Um die Tiere in der freien Natur zu erleben, braucht man aber nicht unbedingt nach Nordeuropa zu fliegen, auch in den Vogesen gibt es z.B. eine kleine private Herde. Hier streifen sie frei durch ein  separiertes Waldstück unterhalb des Col de la Schlucht. Die „Ferme aux Rennes“  (gehört zur wunderschön gelegenen „Auberge Schantzwasen“) kann man sommers wie winters besuchen.  https://www.youtube.com/watch?v=CT-NI-6gMY8

Möchten sich die Tiere dem Menschen nähern, tun sie es; ansonsten ziehen sie ihres Weges.  Wie bei  jedem Lebewesen kann man neugierige und scheue, streitsüchtige oder scheinbar immer hungrige Exemplare beobachten. Fressen sie einem aus der Hand, tun sie dies so geschickt, daß man weder Lippen, noch eine feuchte Zunge spürt. Streicht man über das Fell, fühlt es sich feucht wie mit Wachs impregniert an. Im trockenen Zustand ist es mit einem Gamsfell vergleichbar.
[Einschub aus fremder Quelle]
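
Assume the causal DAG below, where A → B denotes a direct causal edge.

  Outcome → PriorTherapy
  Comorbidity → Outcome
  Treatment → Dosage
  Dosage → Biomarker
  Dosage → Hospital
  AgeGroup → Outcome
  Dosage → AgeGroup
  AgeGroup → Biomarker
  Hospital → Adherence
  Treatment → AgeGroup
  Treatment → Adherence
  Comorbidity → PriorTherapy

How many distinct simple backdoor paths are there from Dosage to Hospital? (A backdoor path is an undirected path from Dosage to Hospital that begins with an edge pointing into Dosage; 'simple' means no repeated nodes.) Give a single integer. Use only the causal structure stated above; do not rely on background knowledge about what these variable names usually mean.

1

A backdoor path from Dosage to Hospital is any simple undirected path whose first edge points into Dosage (i.e. leaves Dosage via a parent).
Parents of Dosage: {Treatment}.
Enumerating:
  P1: Dosage <- Treatment -> Adherence <- Hospital
That exhausts the simple backdoor paths. Count: 1.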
Wie gesagt, ich mag diese pelzigen Gesellen und bewundere die Rentier-Nomaden, die sich – teils mit modernen Mitteln – aber dennoch bewußt bis in unsere Zeit dieser Hirtenkultur verschreiben und einen nachhaltigen Umgang mit der Kreatur pflegen. Dabei sind die Herdenbesitzer keine armen Leute, denn ein ausgewachsenes Rentier ist bis zu  EURO 300.- wert. Rentierfleisch schmeckt intensiv nach Wild; das mag nicht Jedermans Sache sein. Sollten Sie jedoch einmal Gelegenheit dazu haben, … so ein „Rentier-Burger“ oder der luftgetrocknete Schinken hat schon was.